The three copies of the Ghetto Chronicle were hidden by Kruk in different places. One was given to a Polish priest who was believed to have been murdered by the Germans. One remained in the library and the third he buried in a metal container. The poet Abraham Sutzkever was able to collect the individual pages from the opened container in months of work after the liberation of the liquidated ghetto by the Soviet Union and bring them to safety in Moscow. So far it has only been published in German in small parts. A complete publication of all pages found in the chronicle and diary of Herman Kruk is available in English. Some of the records from outside the ghetto have been lost. Only fragments have survived. The publication of the entire ghetto chronicle and the diaries of Herman Kruk in German remain a desideratum to this day.

literature

  • Dina Abramowicz: The library in the Vilna ghetto. Books and libraries in ghettos and camps . In: Abramowicz, Dina: Herman Kruk on the 100th birthday , Laurentius: Von Menschen, Bücher und Libraries, 3, 1991
  • Yitsḥaḳ Arad: Ghetto in Flames: The Struggle and Destruction of the Jews in Vilna in the Holocaust . New York: Holocaust Library, 1982 ISBN 0-89604-043-7 .
  • Herman Kruk: The Last Days of the Jerusalem of Lithuania: Chronicles from the Vilna Ghetto and the Camps; 1939-1944 . Ed. Binyamin Harshav. New Haven, Conn .: YIVO Institute for Jewish Research, 2002 ISBN 0-300-04494-1 .
  • Herman Kruk: Between the Fronts: Records from 1940-1944 . Yiddish texts with translation. Laurentius / Kleine Historische Reihe, 2 (Seelze: Laurentius, 1990), ISSN  0937-9835
  • Maria Kühn-Ludewig, Pinkhas Schwartz (ed.): Hermann Kruk (1897–1944): Librarian And Chronicler In Ghetto Wilna (1941–1943) , Laurentius special issue, 2., ext. u. verb. Hannover edition: Laurentius-Verlag, 1990

Web links

  • Herman Kruk in the Yad Vashem's Central Database of Shoah Victims

Individual evidence

  1. Schwartz, Henry, 'Herman Kruk. His life, his work in the Vilna Ghetto and his death ', In: Hermann Kruk: Librarian and Chronicler in the Wilna Ghetto (1990), 1-47 Laurentius special issue, 2., exp. u. verb. Ed. (Hannover: Laurentius-Verlag, 1990) p. 2 f
  2. Schwartz, Henry, 'Herman Kruk. His life, his work in the Vilna Ghetto and his death ', In: Hermann Kruk: Librarian and Chronicler in the Wilna Ghetto (1990), 1-47 Laurentius special issue, 2., exp. u. verb. (Hannover: Laurentius-Verlag, 1990) p. 10
  3. Schwartz, Henry: 'Memory of Herman Kruk', Between the Fronts: Testimonies from the Years 1940-1944; Yiddish texts with translation, 1944 (1990), p. 11
  4. Schwartz, Henry, 'Herman Kruk. His life, his work in the Vilna Ghetto and his death ', In: Hermann Kruk: Librarian and Chronicler in the Wilna Ghetto (1990), 1-47 Laurentius special issue, 2., exp. u. verb. (Hannover: Laurentius-Verlag, 1990) p. 11
  5. Schwartz, Henry, 'Herman Kruk (1897–1944).
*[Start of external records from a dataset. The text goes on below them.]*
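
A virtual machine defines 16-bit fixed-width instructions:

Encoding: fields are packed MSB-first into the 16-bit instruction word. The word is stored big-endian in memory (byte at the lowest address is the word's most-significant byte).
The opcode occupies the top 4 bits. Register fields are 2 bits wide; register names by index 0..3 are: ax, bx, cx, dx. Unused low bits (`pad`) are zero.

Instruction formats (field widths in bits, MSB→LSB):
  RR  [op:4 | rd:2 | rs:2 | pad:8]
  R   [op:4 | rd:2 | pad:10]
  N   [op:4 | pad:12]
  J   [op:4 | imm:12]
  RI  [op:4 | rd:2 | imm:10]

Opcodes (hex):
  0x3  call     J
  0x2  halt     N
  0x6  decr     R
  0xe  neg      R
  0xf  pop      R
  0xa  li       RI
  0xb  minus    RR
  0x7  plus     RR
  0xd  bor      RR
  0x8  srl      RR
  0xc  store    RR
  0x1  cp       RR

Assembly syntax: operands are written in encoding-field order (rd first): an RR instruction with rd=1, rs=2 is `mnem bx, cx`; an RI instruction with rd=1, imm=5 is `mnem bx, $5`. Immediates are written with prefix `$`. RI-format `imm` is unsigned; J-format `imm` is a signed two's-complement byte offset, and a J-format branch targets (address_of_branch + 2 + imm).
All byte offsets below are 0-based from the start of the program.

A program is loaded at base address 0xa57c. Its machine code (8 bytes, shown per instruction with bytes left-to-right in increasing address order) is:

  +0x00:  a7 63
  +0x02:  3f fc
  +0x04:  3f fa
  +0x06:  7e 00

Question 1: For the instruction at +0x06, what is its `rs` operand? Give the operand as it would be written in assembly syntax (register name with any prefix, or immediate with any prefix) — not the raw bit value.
cx

@+06  big-endian(7e 00) = 0x7e00
  opcode bits[15:12]=0x7: plus/RR
  rd: (w>>10)&0x3=0x3 → dx
  rs: (w>>8)&0x3=0x2 → cx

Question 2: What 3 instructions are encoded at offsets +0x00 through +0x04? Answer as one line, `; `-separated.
li bx, $867; call $-4; call $-6

off 0x00: read a7 63 as big → 0xa763
  op=0xa763>>12=0xa ⇒ li (RI)
  rd@[11:10]=0x1 ⇒ bx
  imm@[9:0]=0x363 ⇒ $867
off 0x02: read 3f fc as big → 0x3ffc
  op=0x3ffc>>12=0x3 ⇒ call (J)
  imm@[11:0]=0xffc (s12→-4) ⇒ $-4
off 0x04: read 3f fa as big → 0x3ffa
  op=0x3ffa>>12=0x3 ⇒ call (J)
  imm@[11:0]=0xffa (s12→-6) ⇒ $-6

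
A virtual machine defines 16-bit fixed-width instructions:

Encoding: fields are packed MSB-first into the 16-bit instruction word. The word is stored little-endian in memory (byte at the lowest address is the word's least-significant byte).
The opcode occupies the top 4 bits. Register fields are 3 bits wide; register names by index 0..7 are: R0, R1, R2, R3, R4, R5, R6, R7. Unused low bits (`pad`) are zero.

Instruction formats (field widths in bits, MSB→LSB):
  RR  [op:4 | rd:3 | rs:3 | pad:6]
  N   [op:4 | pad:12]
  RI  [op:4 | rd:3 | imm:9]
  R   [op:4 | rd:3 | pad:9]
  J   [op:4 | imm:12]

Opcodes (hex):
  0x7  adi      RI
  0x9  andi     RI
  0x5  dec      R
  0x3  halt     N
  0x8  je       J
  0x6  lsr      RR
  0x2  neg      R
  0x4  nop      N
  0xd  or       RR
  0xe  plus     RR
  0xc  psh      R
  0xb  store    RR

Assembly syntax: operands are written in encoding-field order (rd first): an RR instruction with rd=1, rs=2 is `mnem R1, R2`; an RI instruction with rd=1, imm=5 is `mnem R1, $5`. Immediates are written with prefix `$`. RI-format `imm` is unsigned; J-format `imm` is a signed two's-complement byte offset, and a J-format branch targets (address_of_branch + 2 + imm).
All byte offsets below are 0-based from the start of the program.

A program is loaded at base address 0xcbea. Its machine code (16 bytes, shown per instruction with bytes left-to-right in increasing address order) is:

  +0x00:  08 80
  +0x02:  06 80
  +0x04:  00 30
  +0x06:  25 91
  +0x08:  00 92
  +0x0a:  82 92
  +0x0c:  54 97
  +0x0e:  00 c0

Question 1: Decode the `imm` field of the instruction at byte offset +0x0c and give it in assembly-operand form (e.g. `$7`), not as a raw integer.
$340

@+0c  little-endian(54 97) = 0x9754
  op=0x9754>>12=0x9 ⇒ andi (RI)
  [11:9] rd=3 = R3
  [8:0] imm=340 = $340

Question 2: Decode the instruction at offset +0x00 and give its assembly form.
je $8

off 0x00: read 08 80 as little → 0x8008
  op=0x8008>>12=0x8 ⇒ je (J)
  [11:0] imm=8 = $8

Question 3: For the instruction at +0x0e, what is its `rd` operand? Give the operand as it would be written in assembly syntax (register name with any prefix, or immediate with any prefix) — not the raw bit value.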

His life, his work in the Vilna Ghetto and his death 'In: Hermann Kruk: Librarian and Chronicler in the Wilna Ghetto (1990), 1-47 Laurentius special issue, 2., exp. u. verb. (Hannover: Laurentius-Verlag, 1990) p. 28
  6. Schwartz, Henry, 'Herman Kruk. His life, his work in the Vilna Ghetto and his death ', In: Hermann Kruk: Librarian and Chronicler in the Wilna Ghetto (1990), 1-47 Laurentius special issue, 2., exp. u. verb. (Hannover: Laurentius-Verlag, 1990) p. 40
  7. Arad, Yitshak, Ghetto in Flames: The Struggle and Destruction of the | Jews in Vilna in the Holocaust (New York: Holocaust Library, 1982), p 256
  8. Abramowicz, Dina (1991). The library in the Vilna ghetto. Books and libraries in ghettos and camps: 119–131. In: Abramowicz, Dina, 'Herman Kruk Zum 100th Birthday', Laurentius: Von Menschen, Bücher und Libraries, 3, p. 123
  9. Schwartz, Henry, 'Herman Kruk. His life, his work in the Vilna Ghetto and his death ', In: Hermann Kruk: Librarian and Chronicler in the Wilna Ghetto (1990), 1-47 Laurentius special issue, 2., exp. u. verb. Ed. (Hannover: Laurentius-Verlag, 1990) p. 45 f
  10. Schwartz, Henry, 'Herman Kruk (1897–1944). His life, his work in the Vilna Ghetto and his death 'In: Hermann Kruk: Librarian and Chronicler in the Wilna Ghetto (1990), 1-47 Laurentius special issue, 2., exp. u. verb. (Hannover: Laurentius-Verlag, 1990) p. 30 ff
  11. Schroeter, Gudrun, Words from a Destroyed World: The Ghetto in Wilna, Art And Society, Studies on Culture in the 20th and 21st Century, Vol. 4 (St. Ingbert: Röhrig, 2008) p. 39 f.